Prepare the garnishes:

  1. While the rice is steaming scrub the orange well. I scrub the orange with a very fine cheese grater to help remove the bitterness of the peel. Remove the peel in wide strips and remove almost all of the white pith, then shred finely. Cook the peel in plenty of water to remove the bitterness. Drain in a sieve and taste for bitterness. Repeat the boiling if it’s still too bitter and drain again. Rinse with cold water and return the peel to the saucepan. Add the sugar and stir. Only the water clinging to the peel will be enough to dissolve the sugar. Stir and cook for a couple of minutes. (If using dried slivered orange peel soak in cold water until the peel is reconstituted and use as fresh).
  2. Prepare the saffron according to the instructions in How to Use Saffron, the King of Spices. Set aside.
  3. Melt 1/3 of the butter in a small saucepan and cook the almond slivers for a couple of minutes. Remove from the pan and set aside.
  4. Prepare the pistachio slivers in the same way and set aside.
  5. Melt the remaining butter and briefly cook the barberries until they are shiny and puffed up. Be careful not to burn them. Set aside.

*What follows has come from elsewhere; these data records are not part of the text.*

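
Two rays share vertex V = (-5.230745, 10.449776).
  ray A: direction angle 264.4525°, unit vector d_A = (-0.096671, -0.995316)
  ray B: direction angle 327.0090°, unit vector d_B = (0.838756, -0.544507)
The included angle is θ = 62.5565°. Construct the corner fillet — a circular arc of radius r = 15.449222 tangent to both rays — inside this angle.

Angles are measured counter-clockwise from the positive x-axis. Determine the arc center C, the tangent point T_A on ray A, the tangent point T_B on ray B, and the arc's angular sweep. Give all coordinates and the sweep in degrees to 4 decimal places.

center=(7.6877,-16.3559) T_A=(-7.6892,-14.8624) T_B=(16.0999,-3.3977) sweep=117.4435

bisector direction at 295.7308° = (0.434143,-0.900844)
center distance |VC| = r/sin(θ/2) = 15.449222/sin(31.2782°) = 29.756123
C = V + |VC|·bis = (7.6877,-16.3559)
T_A = V + ((C−V)·d_A)·d_A = V + 25.4312·d_A = (-7.6892,-14.8624)
T_B = V + ((C−V)·d_B)·d_B = V + 25.4312·d_B = (16.0999,-3.3977)
sweep = 180° − θ = 117.4435°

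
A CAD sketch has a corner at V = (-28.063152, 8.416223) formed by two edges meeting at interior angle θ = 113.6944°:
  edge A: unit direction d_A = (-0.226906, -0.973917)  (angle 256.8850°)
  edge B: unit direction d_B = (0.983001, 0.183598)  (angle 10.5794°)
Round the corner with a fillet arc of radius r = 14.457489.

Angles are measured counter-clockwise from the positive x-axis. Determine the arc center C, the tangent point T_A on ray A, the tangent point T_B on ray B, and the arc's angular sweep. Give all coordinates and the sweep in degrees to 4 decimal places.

bisector direction at 313.7322° = (0.691289,-0.722579)
center distance |VC| = r/sin(θ/2) = 14.457489/sin(56.8472°) = 17.268548
C = V + |VC|·bis = (-16.1256,-4.0617)
T_A = V + ((C−V)·d_A)·d_A = V + 9.4437·d_A = (-30.2060,-0.7812)
T_B = V + ((C−V)·d_B)·d_B = V + 9.4437·d_B = (-18.7800,10.1501)
sweep = 180° − θ = 66.3056°

center=(-16.1256,-4.0617) T_A=(-30.2060,-0.7812) T_B=(-18.7800,10.1501) sweep=66.3056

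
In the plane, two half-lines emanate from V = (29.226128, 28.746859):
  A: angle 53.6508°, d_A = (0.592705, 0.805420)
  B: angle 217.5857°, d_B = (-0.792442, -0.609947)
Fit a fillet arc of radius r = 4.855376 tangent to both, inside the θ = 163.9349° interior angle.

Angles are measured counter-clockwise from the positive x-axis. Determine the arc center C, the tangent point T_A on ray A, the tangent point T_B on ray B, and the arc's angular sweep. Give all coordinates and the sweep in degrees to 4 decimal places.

center=(25.7216,32.1765) T_A=(29.6322,29.2987) T_B=(28.6832,28.3289) sweep=16.0651

bisector direction at 135.6182° = (-0.714696,0.699436)
center distance |VC| = r/sin(θ/2) = 4.855376/sin(81.9674°) = 4.903485
C = V + |VC|·bis = (25.7216,32.1765)
T_A = V + ((C−V)·d_A)·d_A = V + 0.6852·d_A = (29.6322,29.2987)
T_B = V + ((C−V)·d_B)·d_B = V + 0.6852·d_B = (28.6832,28.3289)
sweep = 180° − θ = 16.0651°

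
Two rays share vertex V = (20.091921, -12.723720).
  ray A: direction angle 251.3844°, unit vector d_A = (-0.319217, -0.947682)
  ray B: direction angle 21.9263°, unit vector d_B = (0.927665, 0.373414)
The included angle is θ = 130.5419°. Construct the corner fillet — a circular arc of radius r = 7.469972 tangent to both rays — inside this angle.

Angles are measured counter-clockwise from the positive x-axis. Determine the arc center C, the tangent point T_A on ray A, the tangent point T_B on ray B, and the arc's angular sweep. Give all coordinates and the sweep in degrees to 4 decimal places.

bisector direction at 316.6553° = (0.727238,-0.686385)
center distance |VC| = r/sin(θ/2) = 7.469972/sin(65.2709°) = 8.224159
C = V + |VC|·bis = (26.0728,-18.3687)
T_A = V + ((C−V)·d_A)·d_A = V + 3.4404·d_A = (18.9937,-15.9841)
T_B = V + ((C−V)·d_B)·d_B = V + 3.4404·d_B = (23.2835,-11.4390)
sweep = 180° − θ = 49.4581°

center=(26.0728,-18.3687) T_A=(18.9937,-15.9841) T_B=(23.2835,-11.4390) sweep=49.4581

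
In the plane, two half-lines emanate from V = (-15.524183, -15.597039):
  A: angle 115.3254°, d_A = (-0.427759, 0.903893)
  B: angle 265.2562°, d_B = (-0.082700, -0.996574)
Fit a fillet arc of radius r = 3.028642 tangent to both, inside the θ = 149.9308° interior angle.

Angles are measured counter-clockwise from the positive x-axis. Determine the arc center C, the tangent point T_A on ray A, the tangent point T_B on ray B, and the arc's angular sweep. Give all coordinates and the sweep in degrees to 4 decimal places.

bisector direction at 190.2908° = (-0.983914,-0.178644)
center distance |VC| = r/sin(θ/2) = 3.028642/sin(74.9654°) = 3.135989
C = V + |VC|·bis = (-18.6097,-16.1573)
T_A = V + ((C−V)·d_A)·d_A = V + 0.8135·d_A = (-15.8722,-14.8617)
T_B = V + ((C−V)·d_B)·d_B = V + 0.8135·d_B = (-15.5915,-16.4077)
sweep = 180° − θ = 30.0692°

center=(-18.6097,-16.1573) T_A=(-15.8722,-14.8617) T_B=(-15.5915,-16.4077) sweep=30.0692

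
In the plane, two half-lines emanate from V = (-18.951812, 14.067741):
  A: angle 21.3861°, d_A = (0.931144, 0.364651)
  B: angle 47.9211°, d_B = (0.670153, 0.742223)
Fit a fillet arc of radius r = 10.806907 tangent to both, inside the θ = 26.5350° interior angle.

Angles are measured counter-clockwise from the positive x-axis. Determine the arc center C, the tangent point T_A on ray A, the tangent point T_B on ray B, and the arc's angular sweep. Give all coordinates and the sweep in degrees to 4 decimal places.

bisector direction at 34.6536° = (0.822605,0.568614)
center distance |VC| = r/sin(θ/2) = 10.806907/sin(13.2675°) = 47.089395
C = V + |VC|·bis = (19.7842,40.8434)
T_A = V + ((C−V)·d_A)·d_A = V + 45.8325·d_A = (23.7249,30.7806)
T_B = V + ((C−V)·d_B)·d_B = V + 45.8325·d_B = (11.7630,48.0857)
sweep = 180° − θ = 153.4650°

center=(19.7842,40.8434) T_A=(23.7249,30.7806) T_B=(11.7630,48.0857) sweep=153.4650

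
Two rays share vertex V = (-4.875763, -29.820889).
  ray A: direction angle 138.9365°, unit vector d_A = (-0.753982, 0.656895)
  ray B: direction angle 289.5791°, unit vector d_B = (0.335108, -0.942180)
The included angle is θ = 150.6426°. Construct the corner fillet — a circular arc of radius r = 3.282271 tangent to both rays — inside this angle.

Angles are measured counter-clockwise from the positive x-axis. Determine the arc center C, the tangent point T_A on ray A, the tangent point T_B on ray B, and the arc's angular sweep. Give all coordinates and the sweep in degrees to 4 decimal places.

bisector direction at 214.2578° = (-0.826513,-0.562917)
center distance |VC| = r/sin(θ/2) = 3.282271/sin(75.3213°) = 3.393012
C = V + |VC|·bis = (-7.6801,-31.7309)
T_A = V + ((C−V)·d_A)·d_A = V + 0.8598·d_A = (-5.5240,-29.2561)
T_B = V + ((C−V)·d_B)·d_B = V + 0.8598·d_B = (-4.5876,-30.6310)
sweep = 180° − θ = 29.3574°

center=(-7.6801,-31.7309) T_A=(-5.5240,-29.2561) T_B=(-4.5876,-30.6310) sweep=29.3574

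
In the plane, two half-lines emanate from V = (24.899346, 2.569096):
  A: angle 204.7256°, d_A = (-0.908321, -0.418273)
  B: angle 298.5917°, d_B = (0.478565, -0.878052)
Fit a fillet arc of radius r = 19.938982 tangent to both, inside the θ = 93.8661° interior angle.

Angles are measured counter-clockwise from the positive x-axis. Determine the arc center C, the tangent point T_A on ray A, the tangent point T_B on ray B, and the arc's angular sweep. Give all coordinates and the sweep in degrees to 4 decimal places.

bisector direction at 251.6586° = (-0.314678,-0.949199)
center distance |VC| = r/sin(θ/2) = 19.938982/sin(46.9331°) = 27.292876
C = V + |VC|·bis = (16.3109,-23.3373)
T_A = V + ((C−V)·d_A)·d_A = V + 18.6370·d_A = (7.9710,-5.2263)
T_B = V + ((C−V)·d_B)·d_B = V + 18.6370·d_B = (33.8184,-13.7952)
sweep = 180° − θ = 86.1339°

center=(16.3109,-23.3373) T_A=(7.9710,-5.2263) T_B=(33.8184,-13.7952) sweep=86.1339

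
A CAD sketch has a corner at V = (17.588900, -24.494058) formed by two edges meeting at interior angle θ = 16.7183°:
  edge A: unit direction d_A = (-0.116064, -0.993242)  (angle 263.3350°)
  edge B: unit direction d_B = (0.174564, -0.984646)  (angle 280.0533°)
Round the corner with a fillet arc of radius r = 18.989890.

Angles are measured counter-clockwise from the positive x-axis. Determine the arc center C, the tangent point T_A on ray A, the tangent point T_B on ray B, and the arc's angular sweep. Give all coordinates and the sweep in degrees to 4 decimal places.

bisector direction at 271.6941° = (0.029564,-0.999563)
center distance |VC| = r/sin(θ/2) = 18.989890/sin(8.3591°) = 130.624529
C = V + |VC|·bis = (21.4507,-155.0615)
T_A = V + ((C−V)·d_A)·d_A = V + 129.2368·d_A = (2.5892,-152.8574)
T_B = V + ((C−V)·d_B)·d_B = V + 129.2368·d_B = (40.1490,-151.7465)
sweep = 180° − θ = 163.2817°

center=(21.4507,-155.0615) T_A=(2.5892,-152.8574) T_B=(40.1490,-151.7465) sweep=163.2817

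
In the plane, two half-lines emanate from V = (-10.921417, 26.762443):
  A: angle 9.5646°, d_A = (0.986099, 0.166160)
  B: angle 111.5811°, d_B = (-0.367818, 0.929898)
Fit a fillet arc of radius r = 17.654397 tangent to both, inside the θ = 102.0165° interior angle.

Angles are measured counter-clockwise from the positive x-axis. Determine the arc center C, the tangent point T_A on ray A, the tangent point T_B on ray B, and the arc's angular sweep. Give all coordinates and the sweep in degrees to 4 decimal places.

bisector direction at 60.5728° = (0.491317,0.870981)
center distance |VC| = r/sin(θ/2) = 17.654397/sin(51.0082°) = 22.714316
C = V + |VC|·bis = (0.2385,46.5462)
T_A = V + ((C−V)·d_A)·d_A = V + 14.2920·d_A = (3.1719,29.1372)
T_B = V + ((C−V)·d_B)·d_B = V + 14.2920·d_B = (-16.1783,40.0526)
sweep = 180° − θ = 77.9835°

center=(0.2385,46.5462) T_A=(3.1719,29.1372) T_B=(-16.1783,40.0526) sweep=77.9835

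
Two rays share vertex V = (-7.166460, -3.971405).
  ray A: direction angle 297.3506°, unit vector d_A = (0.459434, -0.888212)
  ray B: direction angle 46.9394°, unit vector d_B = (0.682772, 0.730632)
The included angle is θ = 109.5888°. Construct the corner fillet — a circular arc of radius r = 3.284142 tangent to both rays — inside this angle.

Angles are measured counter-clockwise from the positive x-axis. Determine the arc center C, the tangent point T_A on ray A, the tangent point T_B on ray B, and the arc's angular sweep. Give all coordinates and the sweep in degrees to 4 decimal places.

bisector direction at 352.1450° = (0.990617,-0.136667)
center distance |VC| = r/sin(θ/2) = 3.284142/sin(54.7944°) = 4.019322
C = V + |VC|·bis = (-3.1849,-4.5207)
T_A = V + ((C−V)·d_A)·d_A = V + 2.3172·d_A = (-6.1019,-6.0296)
T_B = V + ((C−V)·d_B)·d_B = V + 2.3172·d_B = (-5.5843,-2.2784)
sweep = 180° − θ = 70.4112°

center=(-3.1849,-4.5207) T_A=(-6.1019,-6.0296) T_B=(-5.5843,-2.2784) sweep=70.4112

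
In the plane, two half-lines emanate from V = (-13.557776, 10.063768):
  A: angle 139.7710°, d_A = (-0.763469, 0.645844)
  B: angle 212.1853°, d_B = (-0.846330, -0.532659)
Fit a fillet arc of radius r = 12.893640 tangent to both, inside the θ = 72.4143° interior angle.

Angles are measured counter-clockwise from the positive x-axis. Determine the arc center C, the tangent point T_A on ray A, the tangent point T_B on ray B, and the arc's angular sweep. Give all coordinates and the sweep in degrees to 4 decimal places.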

Put the dish together when you are ready to serve:

  1. Put a few tablespoons of the rice in a bowl and mix with the prepared saffron.
  2. Put half of the remaining rice on a large plate. Spoon half of the cooked meat on the rice. Cover with the rest of the rice and shape into a mound. Put the potato slices (tahdig) from the bottom of the pot in another plate to serve separately.
  3. Garnish the top of the rice mound with the rest of the meat, saffron rice, slivered almonds, slivered pistachios, sweetened orange peel and barberries. Alternatively, mix the nuts, barberries and orange peel with saffron rice and scatter over the rice. Spoon the rest of the meat on the dish. Serve immediately.